Stand: 18.02.2016, 15:55 Uhr

Das Pfefferspray in der Handtasche, die Schreckschusspistole am Gürtel: Waffen zur Selbstverteidigung boomen. Doch der Schutz, den sie versprechen, ist brüchig. Es kann auch richtig gefährlich werden.

1. Mehr als 21.000 neue Waffenscheine in zwei Monaten

Die Angriffe von Köln und Paris, die Angst vor den vermeintlich gefährlichen Flüchtlingen: Die Ereignisse der letzten Monate schlagen sich nicht nur in populistischen Parolen nieder. Viele Menschen wollen Schutz für ihre Familie und kaufen Pfefferspray und Schreckschusspistolen für den Heimgebrauch. Fast 301.000 sogenannte "Kleine Waffenscheine" hat das Nationale Waffenregister in Deutschland bis Ende Januar registriert. Das geht aus der Anfrage der Grünen Abgeordneten und Sprecherin für innere Sicherheit, Irene Mihalic, an das Bundesinnenministerium vom 28. Januar hervor. Zum Vergleich: Noch Ende November 2015 waren es noch 279.531 Waffenscheine. Auch die Verkaufszahlen für Pfefferspray sind in den vergangenen Monaten nach oben geschossen. Vielerorts waren sie sogar ausverkauft. Deutschland rüstet sich auf. Kann das gut gehen?

2. Nur die "Spitze vom Eisberg"

Irene Mihalic findet den aktuellen Run auf die Waffenscheine "besorgniserregend". "Dass es so viele Anträge gibt, zeigt, dass die Menschen den staatlichen Institutionen nicht mehr trauen", sagt die Abgeordnete dem WDR. Viele hätten das Gefühl, dass sie jetzt selbst für ihre Sicherheit sorgen müssen. Dem stimmt Daniela Schmidt auf der Facebookseite der Aktuellen Stunde zu. Auch sie fühlt sich unsicher und findet: "Daran sollte schnellstens was geändert werden."

Dabei ist der Kleine Waffenschein nur die "Spitze vom Eisberg", so Mihalic. Zwar erlaubt dieser Schein, dass Schreckschuss- und Signalpistolen auch außerhalb des eigenen Grundstücks bei sich getragen werden dürfen – sie können aber auch komplett ohne Waffenschein gekauft werden.

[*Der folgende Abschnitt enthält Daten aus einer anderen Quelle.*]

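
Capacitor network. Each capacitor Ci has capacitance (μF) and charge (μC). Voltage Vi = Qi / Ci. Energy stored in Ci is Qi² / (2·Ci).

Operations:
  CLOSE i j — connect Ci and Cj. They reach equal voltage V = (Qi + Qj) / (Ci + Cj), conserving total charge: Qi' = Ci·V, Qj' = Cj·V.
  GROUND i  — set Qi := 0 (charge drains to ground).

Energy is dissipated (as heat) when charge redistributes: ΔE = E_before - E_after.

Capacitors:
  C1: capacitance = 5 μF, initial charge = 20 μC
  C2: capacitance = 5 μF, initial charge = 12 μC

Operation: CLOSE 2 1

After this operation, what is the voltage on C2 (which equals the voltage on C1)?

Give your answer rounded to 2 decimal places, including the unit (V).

Answer: 3.20 V

Derivation:
Initial: C1(5μF, Q=20μC, V=4.00V), C2(5μF, Q=12μC, V=2.40V)
Op 1: CLOSE 2-1: Q_total=32.00, C_total=10.00, V=3.20; Q2=16.00, Q1=16.00; dissipated=3.200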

Dazu muss der Käufer nur über 18 Jahre alt sein. Ohne Schein muss die Waffe eigentlich zu Hause bleiben. Doch oft fiele erst auf, dass gegen die Auflagen verstoßen wird, wenn die Waffen illegalerweise benutzt werden. So auch bei den Angriffen auf das Flüchtlingsheim in Ahaus: Die Täter hatten keine Berechtigung, eine Schreckschusspistole bei sich zu tragen. Jörg Kehren schreibt uns auf Facebook: "Jeder mündige Bürger sollte sich schützen dürfen. Allerdings nicht andere Menschen bedrohen!"

Mit ihrer Anfrage an das Bundesinnenministerium wollte Mihalic deshalb auch Aufmerksamkeit darauf lenken, dass es ihrer Meinung nach immer noch zu einfach ist, an eine Waffe zu kommen, und sei es 'nur' eine Schreckschusspistole. Facebooknutzer Ralf Küppers besitzt selbst den Kleinen Waffenschein aus beruflichen Gründen. Er schreibt uns: "Ich bin allerdings klar dafür dass es eine Registrierungspflicht für die SRS-Waffen gibt." SRS-Waffen steht für Schreckschuss-, Reizstoff- und Signalwaffen.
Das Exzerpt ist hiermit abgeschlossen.